Prioritise day-case attendance based on the urgency of a patient’s condition (for example, for new or ongoing flares, relapses, intravenous induction treatment).

Inpatients

6.13.

Maintain rheumatology ward cover, and an out-of-hours on-call service if possible, to:

  • provide advice on immunosuppressive drugs
  • carry out assessments of rheumatological and COVID-19 disease status
  • enable early discharge.

Table 3. Escalation matrix according to prevalence of COVID-19 and associated available hospital resources [amended 31 March 2021].

Table 3

Escalation matrix according to prevalence of COVID-19 and associated available hospital resources [amended 31 March 2021].

7. Healthcare workers

7.1.

All healthcare workers involved in receiving, assessing and caring for patients who have known or suspected COVID-19 should follow UK government guidance for infection prevention and control. This contains information on using personal protective equipment (PPE), including visual and quick guides for putting on and taking off PPE.

7.2.

If a healthcare professional needs to self-isolate, ensure that they can continue to help by:

  • enabling telephone or video consultations, and attendance at virtual multidisciplinary team meetings
  • identifying patients who are suitable for remote monitoring and follow up, and those who are vulnerable and need support
  • carrying out tasks that can be done remotely, such as entering data.

7.3.

Support staff to keep in touch as much as possible, to support their mental wellbeing.

7.4.

Provide all staff with visible leadership and supportive messaging, to maintain morale.

7.5.

Take account of the information on the NHS Employers website about good partnership working and issues to consider when developing local plans to combat COVID-19.

Update information

31 March 2021: We integrated content from the NHS England specialty guide on rheumatology during the coronavirus pandemic into this guideline. This includes information on making treatment decisions based on the person’s condition and their medicines, advice on shielding and self-isolation and recommendations on organising services based on COVID-19 prevalence.

2 July 2020: We added a bullet point to recommendation 3.2 to highlight the possible risk of adrenal crisis for patients on long-term corticosteroids.

21 May 2020: We added a link from recommendation 3.2 to the advice in NICE’s COVID-19 rapid guideline: children and young people who are immunocompromised on factors to take into account when considering temporarily stopping some drugs. We aligned recommendation 1.4 with current government advice on social distancing.

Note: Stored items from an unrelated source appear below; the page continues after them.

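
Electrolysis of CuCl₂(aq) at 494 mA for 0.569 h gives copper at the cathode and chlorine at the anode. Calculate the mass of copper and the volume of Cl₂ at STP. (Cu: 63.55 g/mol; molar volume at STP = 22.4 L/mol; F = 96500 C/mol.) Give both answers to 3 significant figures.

0.333 g Cu; 0.117 L Cl₂

Q = 0.494 × 2048.4 = 1012 C; n(e⁻) = 1012 / 96500 = 0.01049 mol
Cathode: Cu²⁺ + 2e⁻ → Cu → n(Cu) = 0.01049/2 = 0.005245 mol → 0.333 g
Anode: 2Cl⁻ → Cl₂ + 2e⁻ → n(Cl₂) = 0.01049/2 = 0.005245 mol → 0.117 L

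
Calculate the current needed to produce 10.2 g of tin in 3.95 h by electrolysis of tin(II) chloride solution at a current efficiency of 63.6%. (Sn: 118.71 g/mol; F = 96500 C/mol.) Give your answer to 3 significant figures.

1.83 A

n(Sn) = 10.2 / 118.71 = 0.08592 mol
Sn²⁺ + 2e⁻ → Sn, so n(e⁻) = 2 × 0.08592 = 0.1718 mol
Q = 0.1718 × 96500 / 0.636 = 26070 C
I = Q / t = 26070 / 14220 s = 1.83 A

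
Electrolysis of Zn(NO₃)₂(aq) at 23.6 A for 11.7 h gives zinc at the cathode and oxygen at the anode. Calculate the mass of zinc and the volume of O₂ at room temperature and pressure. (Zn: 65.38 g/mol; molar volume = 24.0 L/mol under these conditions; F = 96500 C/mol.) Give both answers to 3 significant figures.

Q = 23.6 × 42120 = 9.940×10^5 C; n(e⁻) = 9.940×10^5 / 96500 = 10.30 mol
Cathode: Zn²⁺ + 2e⁻ → Zn → n(Zn) = 10.30/2 = 5.150 mol → 337 g
Anode: 2H₂O → O₂ + 4H⁺ + 4e⁻ → n(O₂) = 10.30/4 = 2.575 mol → 61.8 L

337 g Zn; 61.8 L O₂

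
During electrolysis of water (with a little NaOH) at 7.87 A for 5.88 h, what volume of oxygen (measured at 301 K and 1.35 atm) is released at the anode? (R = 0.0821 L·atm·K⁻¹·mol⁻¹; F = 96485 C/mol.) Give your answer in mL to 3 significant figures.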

30 April 2020: We added information to recommendation 3.2 to highlight that the half-life of some drugs means that immunosuppression will continue for some time after stopping treatment.

24 April 2020: We amended recommendation 4.9 to include switching from an intravenous treatment to a subcutaneous form of the same treatment. Subcutaneous infliximab is now available, so we deleted a recommendation on switching from infliximab to a different treatment in subcutaneous form.

Minor changes since publication

22 July 2021: We made it clear what the information in tables 1 and 2 was based on.

21 December 2020: In recommendation 4.11 we removed a link to an NHS specialty guide that has been withdrawn.

3 June 2020: We updated the link in recommendation 6.6 to cover NHS England’s specialty guides for adults and children.